2. The Servant (1963)
In 1963, the American director Joseph Losey began a three-film collaboration with the British playwright Harold Pinter. Together, they produced some of the sharpest critiques of Britain’s class system ever filmed. While it’s difficult singling out their finest achievement, a strong case could be made for the witheringly caustic The Servant. When a wealthy upstart (James Fox) hires a manservant (Dirk Bogarde, in one of his finest performances) for his high-end London house, their seemingly implacable power dynamic imperceptibly shifts. Yet Losey, a self-confessed leftist blacklisted by Hollywood following the HUAC hearings, exploits classist fears of social erasure to argue that such positions are inherently morally compromised.

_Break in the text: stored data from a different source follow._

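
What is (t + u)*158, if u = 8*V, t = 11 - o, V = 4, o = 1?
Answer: 6636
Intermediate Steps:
t = 10 (t = 11 - 1*1 = 11 - 1 = 10)
u = 32 (u = 8*4 = 32)
(t + u)*158 = (10 + 32)*158 = 42*158 = 6636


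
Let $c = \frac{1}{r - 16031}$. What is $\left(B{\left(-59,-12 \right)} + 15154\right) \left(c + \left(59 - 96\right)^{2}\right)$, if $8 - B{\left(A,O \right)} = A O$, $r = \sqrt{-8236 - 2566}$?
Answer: $\frac{1695156136916088}{85667921} - \frac{4818 i \sqrt{10802}}{85667921} \approx 1.9788 \cdot 10^{7} - 0.0058452 i$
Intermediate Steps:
$r = i \sqrt{10802}$ ($r = \sqrt{-10802} = i \sqrt{10802} \approx 103.93 i$)
$B{\left(A,O \right)} = 8 - A O$
$c = \frac{1}{-16031 + i \sqrt{10802}}$ ($c = \frac{1}{i \sqrt{10802} - 16031} = \frac{1}{-16031 + i \sqrt{10802}} \approx -6.2376 \cdot 10^{-5} - 4.044 \cdot 10^{-7} i$)
$\left(B{\left(-59,-12 \right)} + 15154\right) \left(c + \left(59 - 96\right)^{2}\right) = \left(\left(8 - \left(-59\right) \left(-12\right)\right) + 15154\right) \left(\left(- \frac{16031}{257003763} - \frac{i \sqrt{10802}}{257003763}\right) + \left(59 - 96\right)^{2}\right) = \left(\left(8 - 708\right) + 15154\right) \left(\left(- \frac{16031}{257003763} - \frac{i \sqrt{10802}}{257003763}\right) + \left(-37\right)^{2}\right) = \left(-700 + 15154\right) \left(\left(- \frac{16031}{257003763} - \frac{i \sqrt{10802}}{257003763}\right) + 1369\right) = 14454 \left(\frac{351838135516}{257003763} - \frac{i \sqrt{10802}}{257003763}\right) = \frac{1695156136916088}{85667921} - \frac{4818 i \sqrt{10802}}{85667921}$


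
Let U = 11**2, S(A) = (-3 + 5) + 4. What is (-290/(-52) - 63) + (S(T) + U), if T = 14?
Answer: 1809/26 ≈ 69.577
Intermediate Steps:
S(A) = 6 (S(A) = 2 + 4 = 6)
U = 121
(-290/(-52) - 63) + (S(T) + U) = (-290/(-52) - 63) + (6 + 121) = (-290*(-1/52) - 63) + 127 = (145/26 - 63) + 127 = -1493/26 + 127 = 1809/26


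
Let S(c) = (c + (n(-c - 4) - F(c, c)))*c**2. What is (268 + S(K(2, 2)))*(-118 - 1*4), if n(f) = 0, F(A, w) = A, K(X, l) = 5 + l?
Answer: -32696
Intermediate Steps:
S(c) = 0 (S(c) = (c + (0 - c))*c**2 = (c - c)*c**2 = 0*c**2 = 0)
(268 + S(K(2, 2)))*(-118 - 1*4) = (268 + 0)*(-118 - 1*4) = 268*(-118 - 4) = 268*(-122) = -32696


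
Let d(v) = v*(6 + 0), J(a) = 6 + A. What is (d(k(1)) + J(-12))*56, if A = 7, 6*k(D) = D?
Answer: 784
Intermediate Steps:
k(D) = D/6
J(a) = 13 (J(a) = 6 + 7 = 13)
d(v) = 6*v (d(v) = v*6 = 6*v)
(d(k(1)) + J(-12))*56 = (6*((⅙)*1) + 13)*56 = (6*(⅙) + 13)*56 = (1 + 13)*56 = 14*56 = 784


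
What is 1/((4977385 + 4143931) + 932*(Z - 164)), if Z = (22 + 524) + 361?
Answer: 1/9813792 ≈ 1.0190e-7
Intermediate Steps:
Z = 907 (Z = 546 + 361 = 907)
1/((4977385 + 4143931) + 932*(Z - 164)) = 1/((4977385 + 4143931) + 932*(907 - 164)) = 1/(9121316 + 932*743) = 1/(9121316 + 692476) = 1/9813792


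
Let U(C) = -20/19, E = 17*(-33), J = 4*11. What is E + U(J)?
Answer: -10679/19 ≈ -562.05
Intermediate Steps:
J = 44
E = -561
U(C) = -20/19 (U(C) = -20*1/19 = -20/19)
E + U(J) = -561 - 20/19 = -10679/19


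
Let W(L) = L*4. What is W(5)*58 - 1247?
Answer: -87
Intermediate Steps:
W(L) = 4*L
W(5)*58 - 1247 = (4*5)*58 - 1247 = 20*58 - 1247 = 1160 - 1247 = -87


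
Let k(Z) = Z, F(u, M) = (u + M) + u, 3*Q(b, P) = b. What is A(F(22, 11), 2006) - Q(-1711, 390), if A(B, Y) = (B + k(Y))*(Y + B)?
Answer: 12744874/3 ≈ 4.2483e+6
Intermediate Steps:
Q(b, P) = b/3
F(u, M) = M + 2*u (F(u, M) = (M + u) + u = M + 2*u)
A(B, Y) = (B + Y)² (A(B, Y) = (B + Y)*(Y + B) = (B + Y)*(B + Y) = (B + Y)²)
A(F(22, 11), 2006) - Q(-1711, 390) = ((11 + 2*22)² + 2006² + 2*(11 + 2*22)*2006) - (-1711)/3 = ((11 + 44)² + 4024036 + 2*(11 + 44)*2006) - 1*(-1711/3) = (55² + 4024036 + 2*55*2006) + 1711/3 = (3025 + 4024036 + 220660) + 1711/3 = 4247721 + 1711/3 = 12744874/3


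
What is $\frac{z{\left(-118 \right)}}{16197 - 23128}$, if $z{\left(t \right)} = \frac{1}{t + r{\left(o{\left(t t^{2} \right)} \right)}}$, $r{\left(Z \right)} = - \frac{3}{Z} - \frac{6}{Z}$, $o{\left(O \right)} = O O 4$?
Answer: $\frac{10798216612096}{8831407841935672747} \approx 1.2227 \cdot 10^{-6}$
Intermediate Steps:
$o{\left(O \right)} = 4 O^{2}$ ($o{\left(O \right)} = O^{2} \cdot 4 = 4 O^{2}$)
$r{\left(Z \right)} = - \frac{9}{Z}$
$z{\left(t \right)} = \frac{1}{t - \frac{9}{4 t^{6}}}$ ($z{\left(t \right)} = \frac{1}{t - \frac{9}{4 \left(t t^{2}\right)^{2}}} = \frac{1}{t - \frac{9}{4 \left(t^{3}\right)^{2}}} = \frac{1}{t - \frac{9}{4 t^{6}}}$)
$\frac{z{\left(-118 \right)}}{16197 - 23128} = \frac{4 \left(-118\right)^{6} \frac{1}{-9 + 4 \left(-118\right)^{7}}}{16197 - 23128} = \frac{4 \cdot 2699554153024 \frac{1}{-9 + 4 \left(-318547390056832\right)}}{16197 - 23128} = \frac{4 \cdot 2699554153024 \frac{1}{-9 - 1274189560227328}}{-6931} = 4 \cdot 2699554153024 \frac{1}{-1274189560227337} \left(- \frac{1}{6931}\right) = 4 \cdot 2699554153024 \left(- \frac{1}{1274189560227337}\right) \left(- \frac{1}{6931}\right) = \left(- \frac{10798216612096}{1274189560227337}\right) \left(- \frac{1}{6931}\right) = \frac{10798216612096}{8831407841935672747}$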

Neither man is redeemable, and it is their unsympathetic natures which make them particularly susceptible to a class schema fueled by subjugation and humiliation, laden with psychosexual frustrations. Despite the majority of the film’s action occurring in one location, Losey employs every trick of his trade to enhance the space, particularly as The Servant becomes increasingly constrictive. Staircases literalize a physical occupation of social stations, yet so too do mirrors reflect the projection both men produce as they occupy their respective roles. That these men ultimately become indistinguishable from one another is entirely the point, their symbiotic union both psychologically warped and, Losey and Pinter argue, entirely by design. No one is spared, and thus it’s only fitting that The Servant is unsparing in its condemnation of patriarchal bourgeois traditions that decimate all genuine displays of humanity with ferocious gentility.
1. Sátántangó (1994)
Some films attempt greatness by showing the world within four frames. Few actually achieve such greatness by encompassing a series of truths about the human condition as if we were discovering them anew. Béla Tarr’s magnum opus Sátántangó is such a film, and it’s one of the most compelling movies ever made about the banality of human evil. The renowned long takes that comprise the film’s seven-plus hours draw our eyes to the plethora of mud, cracked walls, and barren fields which enclose a small village. When one of the townspeople (Mihály Vig), long thought dead, returns with the offer of a new life on a commune, we’ve already reached the film’s halfway point. Within that period we track back and forth over a single day of select villagers engaged in petty schemes, circadian trips to replenish alcohol, and casual displays of torturous cruelty. What Tarr’s film, adapted from co-writer László Krasznahorkai’s novel, pinpoints through its formal repetition is the nihilistic, aimless musings of a post-Soviet community which can only drink itself into inebriated reverie. If there is an order in Tarr’s universe, it’s one enforced by specters of Hungary’s communist regime intent on monitoring individuals for indiscernible reasons. That indiscernibility is crucial, though Tarr isn’t snidely dismissive in his nihilism. He still imbues elemental motifs, like the sonorous drone of a phantom bell, or the mist congregating over a place of death, with enigmatic power. The unknowability of the universe and its machinations do nothing to deter Sátántangó from constructing one of the richest, most expansive worlds in the history of cinema. It engulfs you before depositing you back into the real world, more sensitive to the shadows seeping through the black nights that only grew darker in 2020.